第三步：安装StreamDiffusion

对于用户

安装 StreamDiffusion

#for Latest Version (recommended)
pip install git+https://github.com/cumulo-autumn/StreamDiffusion.git@main#egg=streamdiffusion[tensorrt]


#or


#for Stable Version
pip install streamdiffusion[tensorrt]

安装 TensorRT 扩展

python -m streamdiffusion.tools.install-tensorrt

（仅针对Windows）如果您安装了稳定版本（pip install streamdiffusion[tensorrt]），您可能需要额外安装pywin32 。

pip install --force-reinstall pywin32

对于开发者

python setup.py develop easy_install streamdiffusion[tensorrt]
python -m streamdiffusion.tools.install-tensorrt

Docker 安装（TensorRT 就绪）

git clone https://github.com/cumulo-autumn/StreamDiffusion.git
cd StreamDiffusion
docker build -t stream-diffusion:latest -f Dockerfile .
docker run --gpus all -it -v $(pwd):/home/ubuntu/streamdiffusion stream-diffusion:latest

快速开始

您可以在examples目录中尝试 StreamDiffusion。

实时文本到图像的演示

目录中有一个交互式 txt2img 演示demo/realtime-txt2img！

实时图像到图像的演示

目录中有一个实时 img2img 演示，其中包含实时网络摄像头提要或网络浏览器上的屏幕捕获demo/realtime-img2img！

使用示例

我们提供了一个如何使用 StreamDiffusion 的简单示例。更详细的例子请参考examples目录。

图像到图像

import torch
from diffusers import AutoencoderTiny, StableDiffusionPipeline
from diffusers.utils import load_image

from streamdiffusion import StreamDiffusion
from streamdiffusion.image_utils import postprocess_image

# You can load any models using diffuser's StableDiffusionPipeline
pipe = StableDiffusionPipeline.from_pretrained("KBlueLeaf/kohaku-v2.1").to(
    device=torch.device("cuda"),
    dtype=torch.float16,
)

# Wrap the pipeline in StreamDiffusion
stream = StreamDiffusion(
    pipe,
    t_index_list=[32, 45],
    torch_dtype=torch.float16,
)

# If the loaded model is not LCM, merge LCM
stream.load_lcm_lora()
stream.fuse_lora()
# Use Tiny VAE for further acceleration
stream.vae = AutoencoderTiny.from_pretrained("madebyollin/taesd").to(device=pipe.device, dtype=pipe.dtype)
# Enable acceleration
pipe.enable_xformers_memory_efficient_attention()
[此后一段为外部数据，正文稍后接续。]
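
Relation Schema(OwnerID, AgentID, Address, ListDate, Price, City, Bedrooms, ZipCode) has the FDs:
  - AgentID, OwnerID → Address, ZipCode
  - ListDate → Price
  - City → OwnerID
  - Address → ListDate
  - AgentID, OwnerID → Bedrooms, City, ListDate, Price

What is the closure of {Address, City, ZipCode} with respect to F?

{Address, City, ListDate, OwnerID, Price, ZipCode}

Start with {Address, City, ZipCode}.
City → OwnerID applies; add {OwnerID} → now {Address, City, OwnerID, ZipCode}.
Address → ListDate applies; add {ListDate} → now {Address, City, ListDate, OwnerID, ZipCode}.
ListDate → Price applies; add {Price} → now {Address, City, ListDate, OwnerID, Price, ZipCode}.
No further FD applies.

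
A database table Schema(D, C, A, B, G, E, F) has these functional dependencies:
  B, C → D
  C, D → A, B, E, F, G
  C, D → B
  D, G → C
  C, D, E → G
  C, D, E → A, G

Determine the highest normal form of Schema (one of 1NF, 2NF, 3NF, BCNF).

Candidate keys: {B, C}, {C, D}, {D, G}. Prime attributes: {B, C, D, G}.
Every FD has a superkey on the left, so the relation is in BCNF.

BCNF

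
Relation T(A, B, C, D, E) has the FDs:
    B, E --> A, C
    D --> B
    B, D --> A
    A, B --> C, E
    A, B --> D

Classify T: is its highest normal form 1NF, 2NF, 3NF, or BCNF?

BCNF

Candidate keys: {A, B}, {B, E}, {D}. Prime attributes: {A, B, D, E}.
The left-hand side of every FD is a superkey, so BCNF is satisfied.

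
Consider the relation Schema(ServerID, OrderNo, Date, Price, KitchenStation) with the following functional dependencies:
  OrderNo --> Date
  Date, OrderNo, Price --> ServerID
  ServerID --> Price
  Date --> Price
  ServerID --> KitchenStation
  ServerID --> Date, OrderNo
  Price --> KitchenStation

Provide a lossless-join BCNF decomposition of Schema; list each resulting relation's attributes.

Candidate keys of the original relation: {OrderNo}, {ServerID}.
In {Date, KitchenStation, OrderNo, Price, ServerID}, {Date} is not a superkey ({Date}⁺ restricted to this set is {Date, KitchenStation, Price}), so split on Date --> KitchenStation, Price into {Date, KitchenStation, Price} and {Date, OrderNo, ServerID}.
In {Date, KitchenStation, Price}, {Price} is not a superkey ({Price}⁺ restricted to this set is {KitchenStation, Price}), so split on Price --> KitchenStation into {KitchenStation, Price} and {Date, Price}.
{KitchenStation, Price}: every determinant is a superkey — BCNF.
{Date, Price}: every determinant is a superkey — BCNF.
{Date, OrderNo, ServerID}: every determinant is a superkey — BCNF.

{Date, OrderNo, ServerID}; {Date, Price}; {KitchenStation, Price}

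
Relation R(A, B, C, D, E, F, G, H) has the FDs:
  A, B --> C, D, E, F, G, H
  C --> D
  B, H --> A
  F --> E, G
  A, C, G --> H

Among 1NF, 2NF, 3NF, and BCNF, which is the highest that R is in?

2NF

Candidate keys: {A, B}, {B, H}. Prime attributes: {A, B, H}.
C --> D breaks BCNF: {C}⁺ = {C, D}, so {C} is not a superkey.
C --> D has non-prime {D} on the right and a non-superkey on the left, so 3NF fails.
No non-prime attribute depends on a proper subset of any candidate key, so 2NF holds.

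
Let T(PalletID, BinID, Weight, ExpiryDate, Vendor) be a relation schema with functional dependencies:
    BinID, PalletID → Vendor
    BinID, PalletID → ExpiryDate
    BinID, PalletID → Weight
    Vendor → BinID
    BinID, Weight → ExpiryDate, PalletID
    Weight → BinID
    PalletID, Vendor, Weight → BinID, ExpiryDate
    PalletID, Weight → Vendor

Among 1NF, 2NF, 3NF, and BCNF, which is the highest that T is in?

3NF

Candidate keys: {BinID, PalletID}, {PalletID, Vendor}, {Weight}. Prime attributes: {BinID, PalletID, Vendor, Weight}.
For Vendor → BinID we have {Vendor}⁺ = {BinID, Vendor}; {Vendor} is not a superkey, so BCNF fails.
But every attribute on its right side ({BinID}) is prime, and the same holds for every other non-superkey FD, so 3NF still holds.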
prompt = "1girl with dog hair, thick frame glasses"
# Prepare the stream
stream.prepare(prompt)

# Prepare image
init_image = load_image("assets/img2img_example.png").resize((512, 512))
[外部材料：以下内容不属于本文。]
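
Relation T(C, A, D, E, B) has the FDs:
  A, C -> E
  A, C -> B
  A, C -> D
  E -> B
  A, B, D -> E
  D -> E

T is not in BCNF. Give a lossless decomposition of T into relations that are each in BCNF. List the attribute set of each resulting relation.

{A, C, D}; {B, E}; {D, E}

Candidate key of the original relation: {A, C}.
Within {A, B, C, D, E}: {E}⁺ ∩ {A, B, C, D, E} = {B, E}, not the whole set, so E -> B violates BCNF; decompose into {B, E} and {A, C, D, E}.
{B, E} is in BCNF.
Within {A, C, D, E}: {D}⁺ ∩ {A, C, D, E} = {D, E}, not the whole set, so D -> E violates BCNF; decompose into {D, E} and {A, C, D}.
{D, E} is in BCNF.
{A, C, D} is in BCNF.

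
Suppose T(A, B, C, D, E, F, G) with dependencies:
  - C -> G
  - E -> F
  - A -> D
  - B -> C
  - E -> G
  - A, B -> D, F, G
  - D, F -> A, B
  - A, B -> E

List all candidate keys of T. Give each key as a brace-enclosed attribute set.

{A, B}, {A, E}, {A, F}, {D, E}, {D, F}

{A, B}⁺ = {A, B, C, D, E, F, G}, which is every attribute, so {A, B} is a candidate key.
{A, E}⁺ = {A, B, C, D, E, F, G}, which is every attribute, so {A, E} is a candidate key.
{A, F}⁺ = {A, B, C, D, E, F, G}, which is every attribute, so {A, F} is a candidate key.
{D, E}⁺ = {A, B, C, D, E, F, G}, which is every attribute, so {D, E} is a candidate key.
{D, F}⁺ = {A, B, C, D, E, F, G}, which is every attribute, so {D, F} is a candidate key.
No proper subset of any of these is a key, and no other minimal superkey exists.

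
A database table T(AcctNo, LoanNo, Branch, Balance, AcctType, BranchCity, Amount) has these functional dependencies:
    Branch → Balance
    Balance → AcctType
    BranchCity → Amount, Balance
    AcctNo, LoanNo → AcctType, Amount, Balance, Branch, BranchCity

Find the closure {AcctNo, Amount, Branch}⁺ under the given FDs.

Start with {AcctNo, Amount, Branch}.
Branch → Balance applies; add {Balance} → now {AcctNo, Amount, Balance, Branch}.
Balance → AcctType applies; add {AcctType} → now {AcctNo, AcctType, Amount, Balance, Branch}.
No further FD applies.

{AcctNo, AcctType, Amount, Balance, Branch}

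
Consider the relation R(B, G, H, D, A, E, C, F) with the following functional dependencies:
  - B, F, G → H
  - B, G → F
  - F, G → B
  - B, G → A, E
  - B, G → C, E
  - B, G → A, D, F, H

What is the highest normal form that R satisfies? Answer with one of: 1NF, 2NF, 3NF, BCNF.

BCNF

Candidate keys: {B, G}, {F, G}. Prime attributes: {B, F, G}.
Each dependency's left side is a superkey — BCNF holds.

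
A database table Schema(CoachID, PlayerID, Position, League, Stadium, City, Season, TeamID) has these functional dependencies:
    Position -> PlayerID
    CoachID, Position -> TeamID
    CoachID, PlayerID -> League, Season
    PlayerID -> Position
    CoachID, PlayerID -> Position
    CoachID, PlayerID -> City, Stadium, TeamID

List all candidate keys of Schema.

No FD produces {CoachID}, so it must be in every candidate key.
{CoachID, PlayerID}⁺ = {City, CoachID, League, PlayerID, Position, Season, Stadium, TeamID}, which is every attribute, so {CoachID, PlayerID} is a candidate key.
{CoachID, Position}⁺ = {City, CoachID, League, PlayerID, Position, Season, Stadium, TeamID}, which is every attribute, so {CoachID, Position} is a candidate key.
No proper subset of any of these is a key, and no other minimal superkey exists.

{CoachID, PlayerID}, {CoachID, Position}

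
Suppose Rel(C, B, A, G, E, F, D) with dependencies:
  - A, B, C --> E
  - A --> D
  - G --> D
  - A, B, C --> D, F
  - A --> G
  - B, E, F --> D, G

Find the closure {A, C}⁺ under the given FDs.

{A, C, D, G}

Start with {A, C}.
A --> D applies; add {D} → now {A, C, D}.
A --> G applies; add {G} → now {A, C, D, G}.
No further FD applies.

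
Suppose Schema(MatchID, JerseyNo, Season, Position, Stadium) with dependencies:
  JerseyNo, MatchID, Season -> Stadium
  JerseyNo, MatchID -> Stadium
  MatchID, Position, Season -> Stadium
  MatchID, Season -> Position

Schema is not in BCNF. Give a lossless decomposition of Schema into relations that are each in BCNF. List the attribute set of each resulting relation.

Candidate key of the original relation: {JerseyNo, MatchID, Season}.
Within {JerseyNo, MatchID, Position, Season, Stadium}: {JerseyNo, MatchID}⁺ ∩ {JerseyNo, MatchID, Position, Season, Stadium} = {JerseyNo, MatchID, Stadium}, not the whole set, so JerseyNo, MatchID -> Stadium violates BCNF; decompose into {JerseyNo, MatchID, Stadium} and {JerseyNo, MatchID, Position, Season}.
{JerseyNo, MatchID, Stadium}: every determinant is a superkey — BCNF.
Within {JerseyNo, MatchID, Position, Season}: {MatchID, Season}⁺ ∩ {JerseyNo, MatchID, Position, Season} = {MatchID, Position, Season}, not the whole set, so MatchID, Season -> Position violates BCNF; decompose into {MatchID, Position, Season} and {JerseyNo, MatchID, Season}.
{MatchID, Position, Season}: every determinant is a superkey — BCNF.
{JerseyNo, MatchID, Season}: every determinant is a superkey — BCNF.

{JerseyNo, MatchID, Season}; {JerseyNo, MatchID, Stadium}; {MatchID, Position, Season}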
# Warmup >= len(t_index_list) x frame_buffer_size
for _ in range(2):
    stream(init_image)

# Run the stream infinitely
while True:
    x_output = stream(init_image)
    postprocess_image(x_output, output_type="pil")[0].show()
    input_response = input("Press Enter to continue or type 'stop' to exit: ")
    if input_response == "stop":
        break

文本转图像

import torch
from diffusers import AutoencoderTiny, StableDiffusionPipeline

from streamdiffusion import StreamDiffusion
from streamdiffusion.image_utils import postprocess_image

# You can load any models using diffuser's StableDiffusionPipeline
pipe = StableDiffusionPipeline.from_pretrained("KBlueLeaf/kohaku-v2.1").to(
    device=torch.device("cuda"),
    dtype=torch.float16,
)

# Wrap the pipeline in StreamDiffusion
# Requires more long steps (len(t_index_list)) in text2image
# You recommend to use cfg_type="none" when text2image
stream = StreamDiffusion(
    pipe,
    t_index_list=[0, 16, 32, 45],
    torch_dtype=torch.float16,
    cfg_type="none",
)

# If the loaded model is not LCM, merge LCM
stream.load_lcm_lora()
stream.fuse_lora()
# Use Tiny VAE for further acceleration
stream.vae = AutoencoderTiny.from_pretrained("madebyollin/taesd").to(device=pipe.device, dtype=pipe.dtype)
# Enable acceleration
pipe.enable_xformers_memory_efficient_attention()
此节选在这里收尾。